How I Use Git

git is a very powerful and flexible tool. With this power and flexibility comes a daunting amount of choices to make in how to manage your code with it. Here is the current setup I’ve used on both personal solo projects and professional jobs with other developers that has worked for me and saved me a lot of headaches.

Setting Up

Set up the Initial Repository

git init
git commit -am 'initial commit'
git tag -a '0.0'

Simple enough, right? I usually do this once I’ve installed whatever framework I am using for a project and done whatever configurations are necessary. At this point I’ll go ahead and set up the .gitignore file based on whatever kind of project I am working on. You’ll notice I also use tags for keeping track of the version number of the project.

Create a dev branch

git checkout -b dev

Next, I will create the ‘dev’ branch. I will treat master as the ‘production’ branch. All code will be tested integrated in the dev branch, and only merged with master when the code is ready to be shipped. If you are following and agile development pattern, this will usually be at the end of each sprint. Otherwise, it could once a predetermined set of features has been completed.

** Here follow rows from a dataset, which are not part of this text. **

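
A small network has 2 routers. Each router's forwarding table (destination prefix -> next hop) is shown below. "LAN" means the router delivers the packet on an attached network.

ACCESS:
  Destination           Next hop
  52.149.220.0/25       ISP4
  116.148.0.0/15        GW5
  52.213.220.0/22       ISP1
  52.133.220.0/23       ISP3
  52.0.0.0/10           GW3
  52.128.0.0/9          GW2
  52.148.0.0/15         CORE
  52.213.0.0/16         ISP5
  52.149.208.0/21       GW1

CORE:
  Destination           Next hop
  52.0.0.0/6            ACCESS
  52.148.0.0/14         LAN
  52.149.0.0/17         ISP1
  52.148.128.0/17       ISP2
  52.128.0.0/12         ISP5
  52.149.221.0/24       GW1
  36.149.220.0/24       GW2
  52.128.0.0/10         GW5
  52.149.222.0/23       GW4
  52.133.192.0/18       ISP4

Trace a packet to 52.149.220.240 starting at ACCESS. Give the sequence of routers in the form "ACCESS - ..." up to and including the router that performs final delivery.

At ACCESS: longest match for 52.149.220.240 is 52.148.0.0/15 -> CORE
At CORE: longest match for 52.149.220.240 is 52.148.0.0/14 -> LAN

ACCESS - CORE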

Set up Bitbucket and Heroku Staging Environment

git remote add origin [Bitbucket repository URL]
git push origin master
git push origin dev
git remote add staging [Heroku repository URL]
git push staging dev:master

I use Bitbucket for most private projects. Github has a lot of nice features, and could work just as well here but it’s hard to compete with the free cost of private repositories over at Bitbucket. Regardless of which service you prefer, the important reason for doing this is that now you have a remote backup of your work if anything happens to your computer. Now I have a backup of my code online that it easily manageable, that comes along with a wiki for documentation and simplistic bug tracking. If I am working with other people, we now have a central point of communication as well. I usually set up a Heroku project for a staging server as well. This way I have a way of demoing functionality before it is ready to be shipped. If Heroku doesn’t work for you (i.e. a PHP project) this can be any server you would like to use to host your code for staging / testing.

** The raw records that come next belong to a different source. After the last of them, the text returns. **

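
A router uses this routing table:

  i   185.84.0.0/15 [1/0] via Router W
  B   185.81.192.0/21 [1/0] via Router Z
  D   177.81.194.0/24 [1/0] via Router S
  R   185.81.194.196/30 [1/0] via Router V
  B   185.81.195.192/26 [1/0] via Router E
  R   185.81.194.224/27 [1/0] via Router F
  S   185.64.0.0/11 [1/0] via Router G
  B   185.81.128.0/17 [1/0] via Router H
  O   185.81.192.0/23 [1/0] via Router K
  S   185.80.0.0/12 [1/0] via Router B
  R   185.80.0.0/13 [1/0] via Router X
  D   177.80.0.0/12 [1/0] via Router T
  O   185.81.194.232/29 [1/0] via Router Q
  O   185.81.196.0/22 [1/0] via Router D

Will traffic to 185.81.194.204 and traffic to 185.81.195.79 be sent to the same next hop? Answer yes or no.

yes

185.81.194.204: longest match 185.81.192.0/21 -> Router Z
185.81.195.79: longest match 185.81.192.0/21 -> Router Z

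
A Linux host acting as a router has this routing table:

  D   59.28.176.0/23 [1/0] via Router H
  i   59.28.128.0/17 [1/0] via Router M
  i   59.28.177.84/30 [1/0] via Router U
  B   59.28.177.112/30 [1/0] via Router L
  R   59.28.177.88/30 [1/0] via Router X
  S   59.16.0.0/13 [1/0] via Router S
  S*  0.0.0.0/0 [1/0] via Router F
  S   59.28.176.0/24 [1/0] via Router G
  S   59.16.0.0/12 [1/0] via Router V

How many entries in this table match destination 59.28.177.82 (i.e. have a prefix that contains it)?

4

Prefixes containing 59.28.177.82:
  0.0.0.0/0 (default, matches everything)
  59.16.0.0/12 (59.16.0.0 - 59.31.255.255)
  59.28.128.0/17 (59.28.128.0 - 59.28.255.255)
  59.28.176.0/23 (59.28.176.0 - 59.28.177.255)
Total matching entries: 4.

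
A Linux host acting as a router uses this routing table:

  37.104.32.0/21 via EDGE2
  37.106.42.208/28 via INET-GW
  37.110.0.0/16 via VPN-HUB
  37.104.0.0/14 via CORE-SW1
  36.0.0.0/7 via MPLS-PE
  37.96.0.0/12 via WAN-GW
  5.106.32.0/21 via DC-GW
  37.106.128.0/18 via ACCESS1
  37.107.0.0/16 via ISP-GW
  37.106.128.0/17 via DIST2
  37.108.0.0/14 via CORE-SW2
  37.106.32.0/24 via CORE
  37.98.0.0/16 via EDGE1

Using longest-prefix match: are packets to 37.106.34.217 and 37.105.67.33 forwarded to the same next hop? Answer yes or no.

yes

37.106.34.217: longest match 37.104.0.0/14 -> CORE-SW1
37.105.67.33: longest match 37.104.0.0/14 -> CORE-SW1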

At this point, we should have everything we need to get started on a project.


New Features

git checkout dev
git checkout -b feature_branch

_Note: git checkout -b feature_branch is shorthand for git branch feature_branch; git checkout feature_branch

How you define a feature is completely up to you and your development practices. It could be a user story, or an issue ticket for example. When possible, I like to keep feature branches small. The reason for feature branches is that this way no feature is dependent on another when merging and deploying code. If you are working on two separate features, and another developer is working on two more, and you were all on the development branch, you would be unable to push parts of it to staging or master without pushing all of it. In git, branching is cheap, and merging is easy. This is one situation where using a lot of smaller branches can be very advantageous.

If you are using a staging server, you can also use it to demo one particular feature:

git push staging feature_branch:master

Integrating Features

git checkout dev
git merge feature_branch 
git branch -d feature_branch

Once the feature is completed and tested, it is ready to be merged back into the dev branch. At this point, you fix any conflicts that arise, and run any tests you have to make sure that the integration was successful.


Regular Bug Fixes

I treat bug fixes just like a feature branch. Any bug gets its own branch, and once it is fixed, it is merged back into dev. However. sometimes you may have a bug that is an emergency, and it needs to be fixed on production instantly without going through all the code in the dev branch. What then?


git checkout master
git checkout -b hotfix_branch

This is the only time I’ll branch off of master besides dev, and this should only be reserved for emergencies. Once the fix is put in, the hotfix is merged into both the master and dev branches. This way dev will have the fix and not accidentally introduce it later, and the live code can be fixed quickly.

git checkout master
git merge hotfix_branch
git tag -a '1.0.1'
git checkout dev
git merge hotfix_branch 
git branch -d hotfix_branch
git push origin dev
git push origin master


Releasing and Update

git remote add production [production_url]
git checkout master
git merge dev
git tag -a '1.1'
git push production master

Once you are satisfied with the state of dev and are ready to push it live, dev gets merged into master. Every time code is merged into master, it gets tagged with a version number. I prefer to follow the semantic versioning guidelines If a production remote is not added, usually one gets added here, and code is pushed there.

This setup allows you to keep you to work effortlessly in development without interfering with production, and keeps new features and fixes in development decoupled from one another, allowing for efficient development and simple collaboration with other developers.